PARIS: French police cleared demonstrators blocking roads and fuel depots Tuesday in a crackdown on the so-called "yellow vest" protests against President Emmanuel Macron that have left two people dead.
Hundreds of thousands of people blockaded roads across France on the weekend, wearing high-visibility yellow vests in a national wave of defiance aimed at 40-year-old centrist Macron.
The protests had waned by Tuesday but the disruption underlined the anger and frustration felt by many motorists, particularly in rural areas or small towns, fed up with what they see as the government's anti-car policies, including tax hikes on diesel.
Macron, who has made a point of not backing down in the face of public pressure during his time in office, called Tuesday for more "dialogue" to better explain his policies.
Prime Minister Edouard Philippe, meanwhile, urged ruling Republic On The Move lawmakers to stand firm in the face of voter criticism, saying the party would reap the rewards of its "constancy and determination".
Two people have been accidentally killed and 530 people injured, 17 seriously, over four days of protests that have come to encompass a wide variety of grievances over the rising cost of living.
A 37-year-old motorcyclist died Tuesday from injuries sustained a day earlier after being hit by a truck making a u-turn to avoid a roadblock in the southeast Drome region, a judicial source said.
The other victim was a 63-year-old woman accidently killed by a panicked driver in the eastern Savoie region on the first day of protests.
Interior Minister Christophe Castaner has instructed police to break up the remaining roadblocks, particularly those around fuel depots and sites of strategic importance.
"We can see today that there are real excesses from a movement that was for the most part conducted in good spirit on Saturday," he told France 2 TV.
The ministry said about 20 "strategic" sites and fuel depots in several regions were cleared of protesters Tuesday.
Some hardliners kept blockades and slowdowns at some tolls, motorway junctions, and roundabouts.
"The movement won't run out of steam," said Olivier Garrigues, a farmworker at one protest in the south. "There are less people because everyone is working. But we are organised."
Several of the injuries were caused by motorists trying to force their way through roadblocks, but some protesters have also been accused of intimidating and endangering motorists.
A 32-year-old man with a history of violence was given a four-month prison sentence by a Strasbourg court for putting lives at risk by taking part in a human chain across a motorway.
Protests have also erupted in Reunion, a French overseas territory island in the Indian Ocean, where authorities introduced a partial curfew in some neighbourhoods after a night of violence.
AFP judicial sources Tuesday denied media reports that a group of men arrested earlier this month in the city of Saint-Etienne on suspicion of plotting an attack had planned to strike during Saturday's fuel protests.
On Tuesday, the "yellow vests" appeared to be losing steam, with only a fraction of the nearly 300,000 people that manned the barricades on Saturday still camped out in the bitter cold.

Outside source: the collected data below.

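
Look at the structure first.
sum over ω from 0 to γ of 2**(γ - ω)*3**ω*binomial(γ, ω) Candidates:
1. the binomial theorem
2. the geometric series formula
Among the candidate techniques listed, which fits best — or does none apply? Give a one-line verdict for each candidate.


Verdict: the binomial theorem — binomial coefficients against complementary powers of 3 and 2: recognize the binomial expansion and resum.
- the binomial theorem — yes — fits the structure here.
- the geometric series formula — the term-to-term ratio drifts with the index — the one thing the geometric formula cannot absorb.


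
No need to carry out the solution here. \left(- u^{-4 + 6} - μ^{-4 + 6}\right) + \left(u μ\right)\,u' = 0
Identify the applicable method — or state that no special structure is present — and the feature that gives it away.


Technique: the homogeneous substitution — the slope's numerator and denominator have matching total degree, so it depends only on u/μ and the ratio substitution collapses it. This doubles as a Bernoulli equation in the unknown as written; the homogeneous route needs no setup at all.


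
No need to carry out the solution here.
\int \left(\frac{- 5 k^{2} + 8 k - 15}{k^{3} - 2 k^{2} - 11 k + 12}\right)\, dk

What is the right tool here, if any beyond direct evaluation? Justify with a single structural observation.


Best approach: partial fractions — a proper rational integrand over the factorable k^{3} - 2 k^{2} - 11 k + 12: partial fractions reduce it to elementary pieces.


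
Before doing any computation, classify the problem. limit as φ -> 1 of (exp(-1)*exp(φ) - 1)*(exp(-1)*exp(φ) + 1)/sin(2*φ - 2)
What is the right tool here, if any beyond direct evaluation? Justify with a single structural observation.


Best approach: l'Hôpital's rule (0/0) — substituting 1 gives 0 over 0; differentiate top and bottom once and re-evaluate. A first-order expansion at the point is an equally standard path; the rule packages it.


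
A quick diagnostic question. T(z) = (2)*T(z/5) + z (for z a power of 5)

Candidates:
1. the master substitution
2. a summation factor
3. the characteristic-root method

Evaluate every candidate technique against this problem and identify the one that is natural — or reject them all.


Verdict: the master substitution — index division is the fingerprint: z/5 in the recursive call means substitute z = 5^m.
- the master substitution — applies; the problem has the shape this method handles.
- a summation factor: the recursion divides its index rather than shifting it — there is no previous-term chain for a summation factor to telescope.
- the characteristic-root method — a divided-index call is not the fixed-shift linear shape that characteristic roots solve.


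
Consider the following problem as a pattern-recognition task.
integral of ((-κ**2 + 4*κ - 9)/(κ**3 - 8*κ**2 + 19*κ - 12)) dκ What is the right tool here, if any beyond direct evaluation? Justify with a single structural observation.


Verdict: partial fractions — a proper rational integrand whose denominator splits into simpler factors — decompose into partial fractions first.


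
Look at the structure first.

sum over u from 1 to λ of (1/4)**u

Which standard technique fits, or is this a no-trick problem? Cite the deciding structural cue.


Method: the geometric series formula — each summand is the previous one scaled by 1/4; that constant multiplier is itself the geometric structure.


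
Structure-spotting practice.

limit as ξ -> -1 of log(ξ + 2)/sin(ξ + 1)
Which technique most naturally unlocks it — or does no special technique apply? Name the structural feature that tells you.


Technique: l'Hôpital's rule (0/0) — plug in -1: top and bottom both hit zero, so differentiate each and retry. A first-order expansion at the point is an equally standard path; the rule packages it.


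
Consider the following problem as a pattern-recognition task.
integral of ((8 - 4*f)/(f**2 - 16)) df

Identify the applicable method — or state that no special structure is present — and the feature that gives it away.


Technique: partial fractions — a proper rational integrand over the factorable f**2 - 16: partial fractions reduce it to elementary pieces.


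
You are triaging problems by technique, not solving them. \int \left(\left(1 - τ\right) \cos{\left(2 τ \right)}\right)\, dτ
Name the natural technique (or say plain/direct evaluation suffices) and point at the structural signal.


Technique: integration by parts — differentiate 1 - τ, integrate \cos{\left(2 τ \right)}: each pass lowers the polynomial degree, so parts terminates.


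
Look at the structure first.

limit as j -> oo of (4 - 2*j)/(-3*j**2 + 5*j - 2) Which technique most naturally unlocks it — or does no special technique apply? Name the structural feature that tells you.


Method: dominant-term comparison — as j grows, only the highest-degree terms matter — compare leading terms and read the limit off. Viewed as a single quotient this is an ∞/∞ form — an at-infinity application of l'Hôpital's rule would also resolve it; comparing leading growth reads the answer without differentiating.


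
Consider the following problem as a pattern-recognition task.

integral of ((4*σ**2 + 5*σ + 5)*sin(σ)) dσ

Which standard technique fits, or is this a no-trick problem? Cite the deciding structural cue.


Best approach: integration by parts — a polynomial factor 4*σ**2 + 5*σ + 5 multiplies sin(σ); differentiating 4*σ**2 + 5*σ + 5 lowers its degree while sin(σ) integrates cleanly, so parts wins.


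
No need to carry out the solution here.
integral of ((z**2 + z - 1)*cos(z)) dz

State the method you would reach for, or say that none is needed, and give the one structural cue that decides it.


Best approach: integration by parts — differentiate z**2 + z - 1, integrate cos(z): each pass lowers the polynomial degree, so parts terminates.


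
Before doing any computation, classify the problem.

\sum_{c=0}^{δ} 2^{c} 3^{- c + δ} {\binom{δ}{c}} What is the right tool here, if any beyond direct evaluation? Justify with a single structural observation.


Best approach: the binomial theorem — the summand is term c of a binomial expansion in 2 and 3; the whole sum is a single power.


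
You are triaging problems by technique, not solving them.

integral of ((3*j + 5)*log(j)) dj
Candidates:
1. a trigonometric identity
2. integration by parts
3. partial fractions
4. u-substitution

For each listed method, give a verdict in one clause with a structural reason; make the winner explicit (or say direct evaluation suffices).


Method: integration by parts — a polynomial next to log(j): integrate the polynomial, differentiate the log, and the integral simplifies in one pass.
- a trigonometric identity: with no trigonometric functions present, identity rewriting has no target.
- integration by parts — applicable, and directly so.
- partial fractions: the expression is not a ratio of polynomials that decomposes further.
- u-substitution — no subexpression of the integrand pairs with its own derivative as a factor — individual terms may offer their own substitutions, but any change of variable covering the whole integral would have to be constructed from outside the expression.


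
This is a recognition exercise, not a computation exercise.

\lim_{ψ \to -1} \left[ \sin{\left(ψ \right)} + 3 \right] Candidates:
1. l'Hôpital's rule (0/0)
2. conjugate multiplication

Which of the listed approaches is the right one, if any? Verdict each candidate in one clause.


Method: no special technique — the function is continuous at -1; evaluation is itself the limit, no machinery required.
- l'Hôpital's rule (0/0): evaluation at the point is determinate, so the rule has nothing to repair.
- conjugate multiplication: no divergent radical difference is present for a conjugate pair to cancel.


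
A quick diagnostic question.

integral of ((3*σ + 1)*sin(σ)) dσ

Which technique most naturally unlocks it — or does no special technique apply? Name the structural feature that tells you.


Diagnosis: integration by parts — differentiate 3*σ + 1, integrate sin(σ): each pass lowers the polynomial degree, so parts terminates.


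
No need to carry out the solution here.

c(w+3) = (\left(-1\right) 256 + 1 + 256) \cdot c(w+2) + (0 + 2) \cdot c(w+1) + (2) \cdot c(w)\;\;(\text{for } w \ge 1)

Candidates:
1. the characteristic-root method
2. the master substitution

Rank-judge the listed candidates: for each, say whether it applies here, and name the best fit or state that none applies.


Verdict: the characteristic-root method — no index-dependence in the weights and nothing inhomogeneous: classic characteristic-equation setup.
- the characteristic-root method: a fit — the right tool for this form.
- the master substitution: there is no divide-the-index recursive argument.


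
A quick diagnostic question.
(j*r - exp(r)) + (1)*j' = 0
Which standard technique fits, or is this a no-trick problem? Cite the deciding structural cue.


Diagnosis: a linear integrating factor — arrange it as j' + r·j = (the forcing term) and the integrating factor does the rest.


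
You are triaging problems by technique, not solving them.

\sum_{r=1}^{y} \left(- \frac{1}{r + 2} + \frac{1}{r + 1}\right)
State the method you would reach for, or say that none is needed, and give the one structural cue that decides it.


Verdict: telescoping — a difference of consecutive values of one function (\frac{1}{r + 1} at one index and the next) — telescoping by construction.


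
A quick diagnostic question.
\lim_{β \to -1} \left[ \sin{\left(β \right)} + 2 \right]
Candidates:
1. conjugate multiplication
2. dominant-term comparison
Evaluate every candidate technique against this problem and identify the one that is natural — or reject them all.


Verdict: no special technique — no zero denominators, no indeterminate clash at -1 — substitute and read off the value.
- conjugate multiplication: there is no infinity-minus-infinity radical difference to rationalize.
- dominant-term comparison: this is not a rational comparison of growth rates at infinity.


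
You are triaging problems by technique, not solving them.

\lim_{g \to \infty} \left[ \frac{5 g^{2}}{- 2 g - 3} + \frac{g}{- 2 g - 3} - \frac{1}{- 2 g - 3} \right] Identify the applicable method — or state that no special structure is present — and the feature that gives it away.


Technique: dominant-term comparison — divide by the highest power of g present: lower-order terms vanish and the dominant ratio remains. Viewed as a single quotient this is an ∞/∞ form — an at-infinity application of l'Hôpital's rule would also resolve it; comparing leading growth reads the answer without differentiating.


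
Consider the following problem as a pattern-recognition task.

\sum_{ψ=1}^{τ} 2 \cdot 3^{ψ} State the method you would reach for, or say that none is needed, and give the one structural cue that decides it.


Verdict: the geometric series formula — each summand is the previous one scaled by 3; that constant multiplier is itself the geometric structure.


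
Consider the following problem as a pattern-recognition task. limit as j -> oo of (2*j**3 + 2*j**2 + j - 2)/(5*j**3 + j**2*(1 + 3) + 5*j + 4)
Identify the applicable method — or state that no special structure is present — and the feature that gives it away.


Best approach: dominant-term comparison — growth-rate triage: the leading powers of j decide the limit, everything else is noise. As a single quotient, the ∞/∞ shape would yield to repeated differentiation as well — the growth comparison gets there in one look.


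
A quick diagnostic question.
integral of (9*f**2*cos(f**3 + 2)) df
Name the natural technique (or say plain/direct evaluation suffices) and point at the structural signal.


Diagnosis: u-substitution — differentiating the inner expression f**3 + 2 produces the factor 9*f**2 up to a constant multiple, so substituting u = f**3 + 2 reduces everything to a one-variable integral in u.


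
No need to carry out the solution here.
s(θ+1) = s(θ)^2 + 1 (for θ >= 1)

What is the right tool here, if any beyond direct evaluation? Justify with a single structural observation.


Diagnosis: no special technique — no ansatz, no master substitution, no summation factor survives the nonlinearity here.


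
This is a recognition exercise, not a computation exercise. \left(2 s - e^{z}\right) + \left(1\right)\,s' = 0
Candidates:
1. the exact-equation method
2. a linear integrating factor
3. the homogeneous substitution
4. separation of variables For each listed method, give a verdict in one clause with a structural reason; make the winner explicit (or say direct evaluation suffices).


Diagnosis: a linear integrating factor — first power of s, nonzero forcing: the integrating-factor recipe applies verbatim with p = 2.
- the exact-equation method: exactness fails on the nose — the mixed partials do not match.
- a linear integrating factor — a fit — the right tool for this form.
- the homogeneous substitution: the slope is not a function of the ratio of the variables alone.
- separation of variables: the two dependences are entangled, not a clean product of one-variable pieces.


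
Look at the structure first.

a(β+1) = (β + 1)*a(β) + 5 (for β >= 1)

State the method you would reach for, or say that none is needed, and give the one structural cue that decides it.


Best approach: a summation factor — normalize by the running product of β + 1: the left side becomes a difference, and differences sum.


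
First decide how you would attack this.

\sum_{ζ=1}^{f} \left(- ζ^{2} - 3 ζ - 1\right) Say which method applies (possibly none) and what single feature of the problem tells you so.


Best approach: no special technique — no cancellation, no constant ratio, no binomial weights — just polynomial terms summed directly.


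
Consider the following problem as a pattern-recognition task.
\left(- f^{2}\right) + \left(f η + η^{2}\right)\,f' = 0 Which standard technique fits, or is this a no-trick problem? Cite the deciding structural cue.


Technique: the homogeneous substitution — solved for the derivative, the right side is unchanged under scaling η and f together — it depends only on the ratio f/η, so substitute a single ratio variable. Suitably rearranged — at times with the variables' roles exchanged — this doubles as a Bernoulli equation; the homogeneous reading needs no such setup.


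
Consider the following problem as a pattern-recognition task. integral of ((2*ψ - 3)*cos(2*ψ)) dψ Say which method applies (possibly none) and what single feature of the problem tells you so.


Technique: integration by parts — the integrand splits as 2*ψ - 3 times cos(2*ψ) — repeatedly differentiating the polynomial part kills it, which is the parts ladder.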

Further protests are planned for the weekend, with some calling for a blockade of Paris.
The grassroots movement, which has won backing from opposition parties on both the left and right as well as a majority of respondents in opinion polls, accuses Macron of squeezing the less well-off while reducing taxes for the rich.
"It's about much more than fuel. They (the government) have left us with nothing," Dominique, a 50-year-old unemployed technician told AFP at a roadblock in the town of Martigues, near the southern city of Marseille.
Macron's government, trying to improve its environmental credentials, has vowed not to back down on trying to wean people off their cars through fuel taxes.
The government has unveiled a 500-million-euro package of measures to help low-income households, including energy subsidies and higher scrappage bonuses for the purchase of cleaner vehicles.